The sweet smell of pina colada (instead of rotten-egg odor, indicating the presence of natural gas, which energizes the attraction) wafts and sets the inviting mood for the party inside the hotel-casino.

A groundbreaking ‘free spectacle’

“The volcano was the first ‘free spectacle,’ paving the way for several others of that era, including the pirate battle at Treasure Island, the light show at the Fremont Street Experience and the Bellagio fountains,” said longtime Las Vegas observer Anthony Curtis of LasVegasAdvisor.com.

“It was also a harbinger of the move toward nongambling amenities: entertainment, dining, shopping,” Curtis said. “The volcano said, ‘Come see the cool things we have for you.'”

The volcano is said to have been the idea of Elaine Wynn, according to Michael Green, a history professor at the University of Nevada, Las Vegas. At the time, she was married to casino mogul and Mirage developer Steve Wynn, who believed the Strip needed attractions more than it needed another casino; the volcano was a powerful way to set the Mirage apart, Green says.

“It symbolizes both a bygone era and a current era,” Green said. “It reflects the Wynn or Mirage era when megaresorts were mushrooming up and down the Strip. It reflects the theming of the Strip, from the Mirage’s rain forest to New York-New York (which opened in 1997) and Paris (1999), among other places.”

The idea of theming wasn’t new, Green says, since the first two hotels on the Strip (El Rancho Vegas, 1941, and the Hotel Last Frontier, 1942), had Western motifs.
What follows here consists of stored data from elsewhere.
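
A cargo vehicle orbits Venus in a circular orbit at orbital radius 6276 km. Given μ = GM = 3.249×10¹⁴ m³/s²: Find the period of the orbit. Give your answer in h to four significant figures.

T ≈ 1.522 h

r = 6276 km = 6.276×10⁶ m.
Kepler's third law: T = 2π√(r³/μ) = 2π√((6.276×10⁶)³ / 3.249×10¹⁴).
r³/μ = 7.609×10⁵ s², so T = 2π × 8.723×10² = 5.481×10³ s.
Converting: 5.481×10³ s ÷ 3600 = 1.522 h.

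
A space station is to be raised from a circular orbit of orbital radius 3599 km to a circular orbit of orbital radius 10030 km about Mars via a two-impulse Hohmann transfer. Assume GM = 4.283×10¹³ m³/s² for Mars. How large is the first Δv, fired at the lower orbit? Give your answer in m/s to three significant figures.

Δv ≈ 735 m/s

r₁ = 3599 km = 3.599×10⁶ m.
r₂ = 10030 km = 1.003×10⁷ m.
Transfer ellipse a_t = (r₁ + r₂)/2 = 6.814×10⁶ m.
At r₁: circular v_c1 = √(μ/r₁) = 3450 m/s; transfer-periapsis v_p = √[μ(2/r₁ − 1/a_t)] = 4185 m/s.
Δv₁ = v_p − v_c1 = 735.5 m/s.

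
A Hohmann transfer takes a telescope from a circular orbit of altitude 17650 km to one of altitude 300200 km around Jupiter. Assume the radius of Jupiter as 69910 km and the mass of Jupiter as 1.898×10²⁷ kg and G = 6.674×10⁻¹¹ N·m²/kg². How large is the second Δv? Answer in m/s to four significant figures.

μ = GM = 6.674×10⁻¹¹ × 1.898×10²⁷ = 1.267×10¹⁷ m³/s².
r₁ = 69910 + 17650 = 87560 km = 8.7560×10⁷ m.
r₂ = 69910 + 300200 = 370110 km = 3.7011×10⁸ m.
Transfer ellipse a_t = (r₁ + r₂)/2 = 2.288×10⁸ m.
At r₁: circular v_c1 = √(μ/r₁) = 38040 m/s; transfer-perijove v_p = √[μ(2/r₁ − 1/a_t)] = 48370 m/s.
At r₂: circular v_c2 = √(μ/r₂) = 18500 m/s; transfer-apojove v_a = √[μ(2/r₂ − 1/a_t)] = 11440 m/s.
Δv₂ = v_c2 − v_a = 7056 m/s.

Δv ≈ 7056 m/s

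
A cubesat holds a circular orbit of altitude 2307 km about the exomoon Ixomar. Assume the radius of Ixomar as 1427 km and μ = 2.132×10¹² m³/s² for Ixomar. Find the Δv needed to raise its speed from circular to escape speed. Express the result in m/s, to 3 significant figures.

Δv ≈ 313 m/s

r = 1427 + 2307 = 3734.0 km = 3.7340×10⁶ m.
Circular speed v_c = √(μ/r) = 755.6 m/s.
Escape speed v_esc = √(2μ/r) = √2 × v_c = 1069 m/s.
Δv = v_esc − v_c = 313.0 m/s.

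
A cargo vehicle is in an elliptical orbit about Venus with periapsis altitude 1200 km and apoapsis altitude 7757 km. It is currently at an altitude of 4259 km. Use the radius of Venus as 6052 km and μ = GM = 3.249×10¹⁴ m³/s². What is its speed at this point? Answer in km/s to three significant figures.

r_p = 6052 + 1200 = 7252.0 km = 7.2520×10⁶ m.
r_a = 6052 + 7757 = 13809 km = 1.3809×10⁷ m.
r = 6052 + 4259 = 10311 km = 1.031×10⁷ m.
Semi-major axis a = (r_p + r_a)/2 = 10530 km = 1.053×10⁷ m.
Vis-viva: v² = μ(2/r − 1/a) = 3.249×10¹⁴ × (1.940×10⁻⁷ − 9.496×10⁻⁸) = 3.217×10⁷ m²/s².
v = 5672 m/s = 5.672 km/s.

v ≈ 5.67 km/s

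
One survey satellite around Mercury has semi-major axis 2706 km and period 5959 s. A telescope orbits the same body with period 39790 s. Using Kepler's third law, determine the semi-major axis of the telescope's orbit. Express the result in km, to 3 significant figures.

a₂ ≈ 9600 km

Kepler's third law: a³ ∝ T², so a₂ = a₁ (T₂/T₁)^(2/3).
T₂/T₁ = 6.677, (T₂/T₁)^(2/3) = 3.546.
a₂ = 2706 × 3.546 = 9595 km.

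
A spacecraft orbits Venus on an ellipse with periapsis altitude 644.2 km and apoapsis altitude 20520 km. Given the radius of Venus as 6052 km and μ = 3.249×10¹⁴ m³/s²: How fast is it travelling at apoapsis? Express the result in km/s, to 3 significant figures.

r_p = 6052 + 644.2 = 6696.2 km = 6.6962×10⁶ m.
r_a = 6052 + 20520 = 26572 km = 2.6572×10⁷ m.
Semi-major axis a = (r_p + r_a)/2 = 16634 km = 1.663×10⁷ m.
Vis-viva: v² = μ(2/r − 1/a) = 3.249×10¹⁴ × (7.527×10⁻⁸ − 6.012×10⁻⁸) = 4.922×10⁶ m²/s².
v = 2219 m/s = 2.219 km/s.

v ≈ 2.22 km/s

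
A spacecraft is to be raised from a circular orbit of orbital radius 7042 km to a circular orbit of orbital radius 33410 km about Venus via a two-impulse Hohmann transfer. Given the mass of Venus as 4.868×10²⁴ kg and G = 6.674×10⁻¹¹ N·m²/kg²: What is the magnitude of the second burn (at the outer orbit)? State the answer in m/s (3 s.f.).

μ = GM = 6.674×10⁻¹¹ × 4.868×10²⁴ = 3.249×10¹⁴ m³/s².
r₁ = 7042 km = 7.042×10⁶ m.
r₂ = 33410 km = 3.341×10⁷ m.
Transfer ellipse a_t = (r₁ + r₂)/2 = 2.023×10⁷ m.
At r₁: circular v_c1 = √(μ/r₁) = 6792 m/s; transfer-periapsis v_p = √[μ(2/r₁ − 1/a_t)] = 8730 m/s.
At r₂: circular v_c2 = √(μ/r₂) = 3118 m/s; transfer-apoapsis v_a = √[μ(2/r₂ − 1/a_t)] = 1840 m/s.
Δv₂ = v_c2 − v_a = 1278 m/s.

Δv ≈ 1280 m/s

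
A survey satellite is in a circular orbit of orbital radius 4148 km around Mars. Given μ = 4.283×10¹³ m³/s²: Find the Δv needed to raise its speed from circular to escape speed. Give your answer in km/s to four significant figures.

r = 4148 km = 4.148×10⁶ m.
Circular speed v_c = √(μ/r) = 3213 m/s.
Escape speed v_esc = √(2μ/r) = √2 × v_c = 4544 m/s.
Δv = v_esc − v_c = 1331 m/s = 1.331 km/s.

Δv ≈ 1.331 km/s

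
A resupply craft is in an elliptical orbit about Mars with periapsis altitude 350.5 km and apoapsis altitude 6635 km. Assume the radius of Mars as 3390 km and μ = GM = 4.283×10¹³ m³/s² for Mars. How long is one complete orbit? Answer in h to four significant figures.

r_p = 3390 + 350.5 = 3740.5 km = 3.7405×10⁶ m.
r_a = 3390 + 6635 = 10025 km = 1.0025×10⁷ m.
Semi-major axis a = (r_p + r_a)/2 = (3740.5 + 10025)/2 = 6882.8 km = 6.883×10⁶ m.
By Kepler's third law T = 2π√(a³/μ) = 2π × 2.759×10³ = 1.734×10⁴ s.
= 4.816 h.

T ≈ 4.816 h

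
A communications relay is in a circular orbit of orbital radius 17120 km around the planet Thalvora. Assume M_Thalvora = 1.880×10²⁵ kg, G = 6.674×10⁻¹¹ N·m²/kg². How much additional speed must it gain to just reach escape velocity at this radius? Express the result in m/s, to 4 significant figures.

μ = GM = 6.674×10⁻¹¹ × 1.880×10²⁵ = 1.255×10¹⁵ m³/s².
r = 17120 km = 1.712×10⁷ m.
Circular speed v_c = √(μ/r) = 8561 m/s.
Escape speed v_esc = √(2μ/r) = √2 × v_c = 12110 m/s.
Δv = v_esc − v_c = 3546 m/s.

Δv ≈ 3546 m/s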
Wynn himself has cited the influence of Jay Sarno and his partners, who developed Caesars Palace (1966) and Circus Circus (1968).

But Las Vegas continues to move away from a transparently thematic approach with its latest resorts — the Cosmopolitan (2010), Circa (2020) and Resorts World (2021) — and its reliance on free attractions and loss leaders such as buffets and poker rooms to draw crowds.
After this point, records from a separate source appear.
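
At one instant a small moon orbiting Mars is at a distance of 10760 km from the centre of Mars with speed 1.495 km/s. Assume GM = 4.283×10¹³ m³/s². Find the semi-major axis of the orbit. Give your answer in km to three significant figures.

r = 1.076×10⁷ m.
Vis-viva rearranged: 1/a = 2/r − v²/μ = 1.859×10⁻⁷ − 5.218×10⁻⁸ = 1.337×10⁻⁷ m⁻¹.
a = 7.480×10⁶ m = 7480.0 km.

a ≈ 7480 km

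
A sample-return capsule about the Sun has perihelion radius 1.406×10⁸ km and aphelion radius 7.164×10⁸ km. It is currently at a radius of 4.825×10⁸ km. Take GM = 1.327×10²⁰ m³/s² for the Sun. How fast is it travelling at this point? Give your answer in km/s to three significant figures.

Semi-major axis a = (r_p + r_a)/2 = 4.2850×10⁸ km = 4.285×10¹¹ m.
Vis-viva: v² = μ(2/r − 1/a) = 1.327×10²⁰ × (4.145×10⁻¹² − 2.334×10⁻¹²) = 2.404×10⁸ m²/s².
v = 15500 m/s = 15.50 km/s.

v ≈ 15.5 km/s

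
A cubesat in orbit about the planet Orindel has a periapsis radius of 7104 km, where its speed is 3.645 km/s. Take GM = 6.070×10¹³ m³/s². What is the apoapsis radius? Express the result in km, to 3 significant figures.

r_p = 7.104×10⁶ m.
Specific energy ε = v²/2 − μ/r = -1.901×10⁶ J/kg, so a = −μ/(2ε) = 1.596×10⁷ m.
The apsides satisfy r_p + r_a = 2a, so the apoapsis radius is 2a − r_p = 2.482×10⁷ m = 24819 km.

apoapsis radius ≈ 24800 km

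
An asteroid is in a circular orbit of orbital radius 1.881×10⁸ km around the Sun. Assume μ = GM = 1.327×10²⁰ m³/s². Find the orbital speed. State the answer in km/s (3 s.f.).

r = 1.881×10⁸ km = 1.881×10¹¹ m.
For a circular orbit v = √(μ/r) = √(1.327×10²⁰ / 1.881×10¹¹) = √(7.055×10⁸) = 26560 m/s.
That is 26.56 km/s.

v ≈ 26.6 km/s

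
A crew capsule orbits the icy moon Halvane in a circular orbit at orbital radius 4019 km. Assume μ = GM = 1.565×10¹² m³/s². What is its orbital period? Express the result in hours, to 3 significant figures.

T ≈ 11.2 hours

r = 4019 km = 4.019×10⁶ m.
Kepler's third law: T = 2π√(r³/μ) = 2π√((4.019×10⁶)³ / 1.565×10¹²).
r³/μ = 4.148×10⁷ s², so T = 2π × 6.441×10³ = 4.047×10⁴ s.
Converting: 4.047×10⁴ s ÷ 3600 = 11.24 hours.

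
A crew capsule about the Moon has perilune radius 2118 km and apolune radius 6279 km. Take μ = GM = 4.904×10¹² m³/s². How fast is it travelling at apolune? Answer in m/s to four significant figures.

v ≈ 627.7 m/s

Semi-major axis a = (r_p + r_a)/2 = 4198.5 km = 4.198×10⁶ m.
Vis-viva: v² = μ(2/r − 1/a) = 4.904×10¹² × (3.185×10⁻⁷ − 2.382×10⁻⁷) = 3.940×10⁵ m²/s².
v = 627.7 m/s.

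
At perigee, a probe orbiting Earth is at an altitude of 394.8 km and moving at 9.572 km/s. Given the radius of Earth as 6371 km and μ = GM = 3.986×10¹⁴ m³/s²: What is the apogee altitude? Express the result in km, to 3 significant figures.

r_p = 6371 + 394.8 = 6765.8 km = 6.766×10⁶ m.
Specific energy ε = v²/2 − μ/r = -1.310×10⁷ J/kg, so a = −μ/(2ε) = 1.521×10⁷ m.
The apsides satisfy r_p + r_a = 2a, so the apogee radius is 2a − r_p = 2.366×10⁷ m = 23656 km.
Apogee altitude = 23656 − 6371 = 17285 km.

apogee altitude ≈ 17300 km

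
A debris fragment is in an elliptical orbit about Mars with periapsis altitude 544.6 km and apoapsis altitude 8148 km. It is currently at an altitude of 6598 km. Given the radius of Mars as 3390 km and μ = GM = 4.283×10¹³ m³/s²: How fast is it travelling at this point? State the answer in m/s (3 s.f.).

r_p = 3390 + 544.6 = 3934.6 km = 3.9346×10⁶ m.
r_a = 3390 + 8148 = 11538 km = 1.1538×10⁷ m.
r = 3390 + 6598 = 9988.0 km = 9.988×10⁶ m.
Semi-major axis a = (r_p + r_a)/2 = 7736.3 km = 7.736×10⁶ m.
Vis-viva: v² = μ(2/r − 1/a) = 4.283×10¹³ × (2.002×10⁻⁷ − 1.293×10⁻⁷) = 3.040×10⁶ m²/s².
v = 1744 m/s.

v ≈ 1740 m/s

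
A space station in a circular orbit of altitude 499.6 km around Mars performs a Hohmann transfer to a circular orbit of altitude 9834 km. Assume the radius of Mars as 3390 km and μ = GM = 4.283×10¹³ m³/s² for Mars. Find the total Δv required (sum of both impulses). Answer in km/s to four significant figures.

r₁ = 3390 + 499.6 = 3889.6 km = 3.8896×10⁶ m.
r₂ = 3390 + 9834 = 13224 km = 1.3224×10⁷ m.
Transfer ellipse a_t = (r₁ + r₂)/2 = 8.557×10⁶ m.
At r₁: circular v_c1 = √(μ/r₁) = 3318 m/s; transfer-periapsis v_p = √[μ(2/r₁ − 1/a_t)] = 4125 m/s.
Δv₁ = v_p − v_c1 = 806.9 m/s.
At r₂: circular v_c2 = √(μ/r₂) = 1800 m/s; transfer-apoapsis v_a = √[μ(2/r₂ − 1/a_t)] = 1213 m/s.
Δv₂ = v_c2 − v_a = 586.3 m/s.
Total Δv = Δv₁ + Δv₂ = 1393 m/s = 1.393 km/s.

Δv_total ≈ 1.393 km/s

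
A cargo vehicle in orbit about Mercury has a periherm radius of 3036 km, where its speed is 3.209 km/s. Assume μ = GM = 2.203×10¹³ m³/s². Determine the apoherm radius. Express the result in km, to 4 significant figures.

r_p = 3.036×10⁶ m.
Specific energy ε = v²/2 − μ/r = -2.107×10⁶ J/kg, so a = −μ/(2ε) = 5.227×10⁶ m.
The apsides satisfy r_p + r_a = 2a, so the apoherm radius is 2a − r_p = 7.418×10⁶ m = 7417.6 km.

apoherm radius ≈ 7418 km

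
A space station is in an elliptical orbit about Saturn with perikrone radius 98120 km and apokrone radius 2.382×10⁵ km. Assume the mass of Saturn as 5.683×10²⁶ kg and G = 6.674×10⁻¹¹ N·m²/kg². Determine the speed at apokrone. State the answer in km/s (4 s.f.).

μ = GM = 6.674×10⁻¹¹ × 5.683×10²⁶ = 3.793×10¹⁶ m³/s².
Semi-major axis a = (r_p + r_a)/2 = 1.6816×10⁵ km = 1.682×10⁸ m.
Vis-viva: v² = μ(2/r − 1/a) = 3.793×10¹⁶ × (8.396×10⁻⁹ − 5.947×10⁻⁹) = 9.291×10⁷ m²/s².
v = 9639 m/s = 9.639 km/s.

v ≈ 9.639 km/s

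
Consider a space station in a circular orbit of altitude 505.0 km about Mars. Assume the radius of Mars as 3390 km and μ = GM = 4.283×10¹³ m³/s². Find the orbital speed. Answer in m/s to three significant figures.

v ≈ 3320 m/s

r = 3390 + 505.0 = 3895.0 km = 3.8950×10⁶ m.
For a circular orbit v = √(μ/r) = √(4.283×10¹³ / 3.895×10⁶) = √(1.100×10⁷) = 3316 m/s.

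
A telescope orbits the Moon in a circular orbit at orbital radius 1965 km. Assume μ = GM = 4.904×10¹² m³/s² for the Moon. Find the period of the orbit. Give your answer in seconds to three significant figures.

T ≈ 7820 seconds

r = 1965 km = 1.965×10⁶ m.
Kepler's third law: T = 2π√(r³/μ) = 2π√((1.965×10⁶)³ / 4.904×10¹²).
r³/μ = 1.547×10⁶ s², so T = 2π × 1.244×10³ = 7.815×10³ s.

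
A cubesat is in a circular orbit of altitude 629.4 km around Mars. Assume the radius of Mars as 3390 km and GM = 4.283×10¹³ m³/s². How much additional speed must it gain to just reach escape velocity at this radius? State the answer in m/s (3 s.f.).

Δv ≈ 1350 m/s

r = 3390 + 629.4 = 4019.4 km = 4.0194×10⁶ m.
Circular speed v_c = √(μ/r) = 3264 m/s.
Escape speed v_esc = √(2μ/r) = √2 × v_c = 4616 m/s.
Δv = v_esc − v_c = 1352 m/s.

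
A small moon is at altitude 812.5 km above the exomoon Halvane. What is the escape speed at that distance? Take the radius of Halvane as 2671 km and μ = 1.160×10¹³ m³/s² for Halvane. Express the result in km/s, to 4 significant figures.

r = 2671 + 812.5 = 3483.5 km = 3.4835×10⁶ m.
Escape speed v_esc = √(2μ/r) = √(2 × 1.160×10¹³ / 3.484×10⁶) = √(6.660×10⁶) = 2581 m/s.
= 2.581 km/s.

v_esc ≈ 2.581 km/s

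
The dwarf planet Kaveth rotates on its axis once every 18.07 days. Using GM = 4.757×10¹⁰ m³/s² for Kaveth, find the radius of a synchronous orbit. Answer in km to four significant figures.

r_sync ≈ 14320 km

T = 18.07 days = 1.561×10⁶ s.
A synchronous orbit has period T, so by Kepler's third law a = (μT²/4π²)^(1/3).
μT²/4π² = 4.757×10¹⁰ × (1.561×10⁶)² / 39.48 = 2.937×10²¹ m³.
a = 1.432×10⁷ m = 14321 km.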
“What’s changed is casino companies understand the value of those crowds differently now,” said Scott Roeben, a longtime Vegas blogger. “People looking for free attractions, often families, don’t stay and gamble or drink or eat … not exactly the ideal casino customer.”

Free attractions have become a hard cost that contributes nothing to the bottom line, Roeben says. “It’s no longer about trying to draw the masses. It’s about luring quality customers with disposable income, customers to avail themselves of the revenue-generating aspects of a casino-resort.”

The Mirage also features an 80-foot tall atrium with palms and flora, a 20,000-gallon saltwater aquarium behind the registration desk and Siegfried & Roy’s Secret Garden and Dolphin Habitat. Hard Rock has not announced specific details of the rebrand, but those features are unlikely to be retained.

Save the volcano

Almost 5,000 people have signed an online petition to save the volcano.

“There’s been some weeping and gnashing of teeth about the planned demolition of the volcano, but overall people who understand how Las Vegas works haven’t been the ones doing the gnashing,” said Roeben, who applauded Hard Rock’s guitar-shaped plans to change the Strip’s skyline. “Las Vegas has thrived by forward movement.”

Although he calls the volcano “cheesy and outdated,” Roeben admits he loves cheesy Vegas. “[I] often pine for ‘Show in the Sky’ at Rio or ‘Sirens of TI,’ but we can’t dwell on the past — especially money-losing attractions.”

For now, the Mirage’s volcano continues to erupt hourly from 7 until 11 p.m.

“Every time [I’ve seen it], the takeaway is the intensity, especially the heat it gives off when you’re watching from the sidewalk. … After all these years, it’s still impressive,” Curtis said.